Summary: This U.S. Drought Monitor week saw minor modifications as the conterminous U.S. experienced relatively tranquil weather conditions. Some modest amounts of precipitation fell over the central Gulf Coast states, California and the Pacific Northwest while some lesser amounts were observed over portions of the Southeast and Mid-Atlantic states.

Overall, temperatures across much of the conterminous U.S. were well below normal except for portions of the Southeast, Mid-Atlantic, Northern Great Plains and the Upper Great Lakes region where temperatures were above average.

The northern Great Basin, Intermountain West and central Rocky Mountains experienced well-below-normal temperatures during the last week, and numerous records were broken.

In Alaska, temperatures were well above normal during the last week, while the Hawaiian Islands experienced generally cooler-than-normal conditions.

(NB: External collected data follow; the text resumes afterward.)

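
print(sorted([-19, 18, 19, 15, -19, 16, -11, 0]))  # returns [-19, -19, -11, 0, 15, 16, 18, 19]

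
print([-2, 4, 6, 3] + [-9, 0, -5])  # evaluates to [-2, 4, 6, 3, -9, 0, -5]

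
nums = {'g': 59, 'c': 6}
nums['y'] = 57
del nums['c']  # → {'g': 59, 'y': 57}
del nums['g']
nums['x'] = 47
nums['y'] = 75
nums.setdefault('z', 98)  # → 98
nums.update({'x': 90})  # {'y': 75, 'x': 90, 'z': 98}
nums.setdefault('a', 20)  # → 20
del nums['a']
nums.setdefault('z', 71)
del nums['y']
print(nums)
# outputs {'x': 90, 'z': 98}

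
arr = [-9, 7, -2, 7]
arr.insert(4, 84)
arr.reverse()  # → [84, 7, -2, 7, -9]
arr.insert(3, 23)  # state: [84, 7, -2, 23, 7, -9]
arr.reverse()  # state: [-9, 7, 23, -2, 7, 84]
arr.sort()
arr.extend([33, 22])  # [-9, -2, 7, 7, 23, 84, 33, 22]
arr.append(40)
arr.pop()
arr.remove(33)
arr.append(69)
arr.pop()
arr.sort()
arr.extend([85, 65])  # [-9, -2, 7, 7, 22, 23, 84, 85, 65]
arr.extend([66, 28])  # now [-9, -2, 7, 7, 22, 23, 84, 85, 65, 66, 28]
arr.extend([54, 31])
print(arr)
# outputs [-9, -2, 7, 7, 22, 23, 84, 85, 65, 66, 28, 54, 31]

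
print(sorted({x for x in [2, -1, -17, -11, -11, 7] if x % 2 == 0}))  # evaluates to [2]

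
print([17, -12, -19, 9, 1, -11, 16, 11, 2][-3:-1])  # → [16, 11]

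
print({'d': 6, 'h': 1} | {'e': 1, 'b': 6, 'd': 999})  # {'d': 999, 'h': 1, 'e': 1, 'b': 6}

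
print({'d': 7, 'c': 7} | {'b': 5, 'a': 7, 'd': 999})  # {'d': 999, 'c': 7, 'b': 5, 'a': 7}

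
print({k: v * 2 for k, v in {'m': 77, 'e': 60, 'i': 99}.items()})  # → {'m': 154, 'e': 120, 'i': 198}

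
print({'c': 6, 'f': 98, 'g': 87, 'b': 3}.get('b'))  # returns 3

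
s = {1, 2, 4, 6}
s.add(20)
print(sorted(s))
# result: [1, 2, 4, 6, 20]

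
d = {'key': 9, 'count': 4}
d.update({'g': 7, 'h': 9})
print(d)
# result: {'key': 9, 'count': 4, 'g': 7, 'h': 9}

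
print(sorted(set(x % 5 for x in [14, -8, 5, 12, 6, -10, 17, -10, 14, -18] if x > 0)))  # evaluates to [0, 1, 2, 4]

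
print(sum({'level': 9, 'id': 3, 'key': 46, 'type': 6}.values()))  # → 64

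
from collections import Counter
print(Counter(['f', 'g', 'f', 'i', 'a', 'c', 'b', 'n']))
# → Counter({'f': 2, 'g': 1, 'i': 1, 'a': 1, 'c': 1, 'b': 1, 'n': 1})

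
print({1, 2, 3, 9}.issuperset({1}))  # True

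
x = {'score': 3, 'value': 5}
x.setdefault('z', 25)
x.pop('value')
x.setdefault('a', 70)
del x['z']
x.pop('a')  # 70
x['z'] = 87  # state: {'score': 3, 'z': 87}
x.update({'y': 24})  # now {'score': 3, 'z': 87, 'y': 24}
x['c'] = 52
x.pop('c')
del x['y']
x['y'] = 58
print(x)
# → {'score': 3, 'z': 87, 'y': 58}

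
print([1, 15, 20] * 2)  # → [1, 15, 20, 1, 15, 20]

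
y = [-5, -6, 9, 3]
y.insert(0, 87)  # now [87, -5, -6, 9, 3]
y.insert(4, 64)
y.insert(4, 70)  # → [87, -5, -6, 9, 70, 64, 3]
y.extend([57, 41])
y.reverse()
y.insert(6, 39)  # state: [41, 57, 3, 64, 70, 9, 39, -6, -5, 87]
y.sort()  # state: [-6, -5, 3, 9, 39, 41, 57, 64, 70, 87]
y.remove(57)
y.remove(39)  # [-6, -5, 3, 9, 41, 64, 70, 87]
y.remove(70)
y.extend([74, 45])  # [-6, -5, 3, 9, 41, 64, 87, 74, 45]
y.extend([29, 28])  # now [-6, -5, 3, 9, 41, 64, 87, 74, 45, 29, 28]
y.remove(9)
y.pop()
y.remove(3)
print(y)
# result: [-6, -5, 41, 64, 87, 74, 45, 29]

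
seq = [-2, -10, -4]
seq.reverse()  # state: [-4, -10, -2]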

Looking Ahead: For the remainder of the week, the conterminous U.S. will shift toward a more active weather pattern. The NWS HPC 5-Day Quantitative Precipitation Forecast (QPF) calls for heavy precipitation to fall over eastern Texas as well as portions of the Lower Mississippi and Ohio Valleys.

The Pacific Northwest will remain in an active pattern this week as will the Northern Rockies.

Temperatures are forecasted to be above average east of the Rockies while most of the West will continue to remain well below normal.

The 6–10 day outlooks call for a high probability of below-normal precipitation west of the Rockies and an elevated probability of above-normal precipitation in the eastern half of the conterminous U.S.

In Alaska, the 6–10 day forecasts call for an elevated probability of above-normal precipitation and temperatures.